Last week I had one of those weird book moments, where it feels like the author was writing just for you.

No, it wasn’t Judy Blume teaching me about growing up or Shakespeare wrapping me in romance. It was Barbara Kingsolver, and she stuck to science.

I’m halfway through Kingsolver’s latest book, Flight Behavior, about a woman who discovers monarch butterflies wintering in Appalachia instead of Mexico. A friend handed it to me days before I overheard that naturalists at Crossroads at Big Creek had seen just four monarch butterflies this year instead of hundreds.

Flight Behavior is set in a small town in Appalachia that becomes home to a scientific anomaly when a woman discovers clusters of monarchs covering trees on her family’s property. Soon scientists, reporters and curious onlookers show up on her front door hoping to see what’s going on, and what’s considered a miracle to people in town is an environmental disaster to outside scientists.

The author, Barbara Kingsolver, teaches the readers about the threats to monarch butterflies throughout the story – she uses fiction to teach fact. The insects are losing habitat to deforestation along their migration routes, have to search farther for milkweed (the only plant on which females lay their eggs) because herbicide use kills the plant, and are relocating because of a warming climate.

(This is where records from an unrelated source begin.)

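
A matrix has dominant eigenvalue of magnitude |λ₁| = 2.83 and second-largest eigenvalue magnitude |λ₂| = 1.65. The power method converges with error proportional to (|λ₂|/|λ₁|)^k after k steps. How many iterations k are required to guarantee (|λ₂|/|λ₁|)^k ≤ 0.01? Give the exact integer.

9

|λ₂/λ₁| = 1.65/2.83 = 0.58304
Need k ≥ ln(0.01) / ln(0.58304) = -4.6052 / -0.5395 ≈ 8.536
Smallest integer k satisfying the bound: 9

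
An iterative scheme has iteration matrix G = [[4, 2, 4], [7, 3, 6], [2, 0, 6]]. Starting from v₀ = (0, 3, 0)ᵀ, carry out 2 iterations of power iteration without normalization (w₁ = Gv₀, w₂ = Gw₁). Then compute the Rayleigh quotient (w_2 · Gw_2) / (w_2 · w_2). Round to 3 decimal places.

w1 = Gv₀ = (4·0 + 2·3 + 4·0; 7·0 + 3·3 + 6·0; 2·0 + 0·3 + 6·0) = (6, 9, 0)
w2 = Gw1 = (4·6 + 2·9 + 4·0; 7·6 + 3·9 + 6·0; 2·6 + 0·9 + 6·0) = (42, 69, 12)
Gw2 = (354, 573, 156)
w2·Gw2 = 42·354 + 69·573 + 12·156 = 56277; w2·w2 = 42·42 + 69·69 + 12·12 = 6669
λ ≈ 56277/6669 = 8.439

λ ≈ 8.439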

Those are exactly the reasons Julie Hein-Frank pointed to when telling me about the extremely low monarch population that made it to Door County this year.

There’s an even more direct connection between the two stories. Dr. Ovid Byron, the fictional ecologist in Flight Behavior, is modeled after the true-life scientist Dr. Lincoln Brower, a regular speaker at Newport State Park and Crossroads at Big Creek.

“Barbara spent tons of time with Lincoln and his wife at their lab,” Hein-Frank said. “Now when you get the [book] you’ll get the whole perspective. In her book she’s saying the monarch migration, due to climate change primarily, is shifted to Appalachia. Which, you think ‘oh, ha, ha.’ Well, maybe not.”

While using her characters to break down the science behind monarch migration and climate change, Kingsolver also takes some jabs at climate deniers, environmental activists and reporters (ouch).

I’ve still got some pages to go, and I’m looking forward to seeing how the monarchs fare in Flight Behavior and in Door County.